CakNun.com

Sedia Garu Sebelum Hujan

Tulisan ini terhimpun dalam buku Kiai Sudrun Gugat, Grafiti, Jakarta, 1994, hal. 216-219
Emha Ainun Nadjib
Waktu baca ± 4 menit
Kiai Sudun Gugat, Penerbit Grafiti, 1994
Kiai Sudun Gugat, Penerbit Grafiti, 1994

Setahun belakangan ini kita asyik dan prihatin menyaksikan berbagai peristiwa besar di muka bumi, baik dalam skala nasional maupun internasional. Kemudian, berbagai peristiwa yang lebih besar dan lebih mendasar akan kita songsong puncak-puncaknya pada dua tiga tahun mendatang.
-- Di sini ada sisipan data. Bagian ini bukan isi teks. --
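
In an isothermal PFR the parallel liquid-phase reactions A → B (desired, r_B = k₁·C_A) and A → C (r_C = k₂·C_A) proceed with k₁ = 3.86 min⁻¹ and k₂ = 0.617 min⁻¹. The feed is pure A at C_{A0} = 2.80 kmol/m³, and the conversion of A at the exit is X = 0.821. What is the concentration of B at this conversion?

C_A = C_{A0}(1−X) = 0.5012 kmol/m³.
Both paths are first order in A, so the instantaneous fraction to B is constant: dC_B/d(−C_A) = k₁/(k₁+k₂) = 0.8622.
C_B = 0.8622·(C_{A0}−C_A) = 0.8622×2.299 = 1.98 kmol/m³.

1.98 kmol/m³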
Apa yang akan bisa kita lakukan?

Sesungguhnya kita tak usah menjadi futurolog ulung atau ilmuwan komplet atau ahli nujum untuk yakin bahwa kita memang sedang menapaki ambang pintu gerbang hari baru sejarah peradaban umat manusia. Sebab, sorot mata orang-orang di sekitar Anda, garis merah perilaku lingkungan alam dan manusia, bahkan takaran warna dan nuasa langit pada senja dan fajar hari — adalah pelaku-pelaku perubahan itu.

Saya bukan sedang bicara klenik atau alam gaib. Sebab, manusia itu khalifah, perekayasa: jika wereng menyerbu sawah, jika kemarau molor atau hujan keliru musim, sesungguhnya bisa kita temukan sangkan paran-nya di dalam kerangka perekayasaan umat manusia atas realitas sosial dan realitas natur.
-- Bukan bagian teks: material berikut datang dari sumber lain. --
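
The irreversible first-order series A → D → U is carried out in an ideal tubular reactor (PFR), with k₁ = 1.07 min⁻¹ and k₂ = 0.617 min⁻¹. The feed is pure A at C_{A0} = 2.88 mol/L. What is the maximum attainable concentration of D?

Evaluating C_D at τ_opt = ln(k₂/k₁)/(k₂−k₁) gives C_{D,max}/C_{A0} = (k₁/k₂)^[k₂/(k₂−k₁)].
= (1.07/0.617)^(0.617/(0.617−1.07)) = (1.734)^(-1.362) = 0.4724.
C_{D,max} = 0.4724×2.88 = 1.36 mol/L.

1.36 mol/L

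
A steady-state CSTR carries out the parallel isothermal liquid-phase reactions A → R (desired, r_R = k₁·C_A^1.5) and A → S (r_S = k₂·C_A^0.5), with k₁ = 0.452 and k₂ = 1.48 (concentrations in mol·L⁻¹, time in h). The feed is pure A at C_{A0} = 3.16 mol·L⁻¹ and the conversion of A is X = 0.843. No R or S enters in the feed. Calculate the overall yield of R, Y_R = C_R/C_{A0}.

Exit C_A = C_{A0}(1−X) = 3.16×0.157 = 0.4961 mol·L⁻¹.
A CSTR operates uniformly at the exit composition, giving r_R = 0.1579 and r_S = 1.042 (each k·C_A^n at C_A = 0.4961).
Fraction of consumed A going to R: r_R/(r_R+r_S) = 0.1316.
C_R = 0.1316·C_{A0}·X = 0.1316×3.16×0.843 = 0.351 mol·L⁻¹; Y_R = C_R/C_{A0} = 0.111.

0.111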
Anda boleh memaknakannya secara harafiah ataupun amsal: wereng dalam arti sesungguhnya, berjuta-juta yang menaburi padi nasib rumah tangga Anda, atau “wereng-wereng” bangsat yang kini berlaga di Teluk. Juga bagaimana reaksi Anda jika segera pada tahun-tahun di depan hidung kita para “wereng” akan mematuk dan saling menyengat satu sama lain — dan itu akan menentukan apakah Anda bisa membeli beras atau tidak, bisa bayar listrik dan iuran teve atau tidak.

Katakanlah hidup adalah permainan sepak bola di lapangan. Dewasa ini beberapa pemain bertabrakan. Ada yang dijegal dari belakang, ada yang nakal tapi teriak bahwa ia dinakali, atau macam-macam lagi. Nanti jika “pintu gerbang” itu mulai kita masuki, akan ada semacam kekisruhan di wilayah tertentu dari lapangan. Pada saat itu, Anda boleh menyiapkan sesuatu untuk memberi isi baru di wilayah-wilayah tertentu di lapangan. Dan, kesiapan itu mestinya telah Anda rintis sejak hari ini, bahkan sejak kemarin-kemarin. Terserah apa konteksnya, bidangnya, stratanya, skalanya, apa dan siapanya, maupun jaringan-jaringannya. Pun software maupun hardware-nya.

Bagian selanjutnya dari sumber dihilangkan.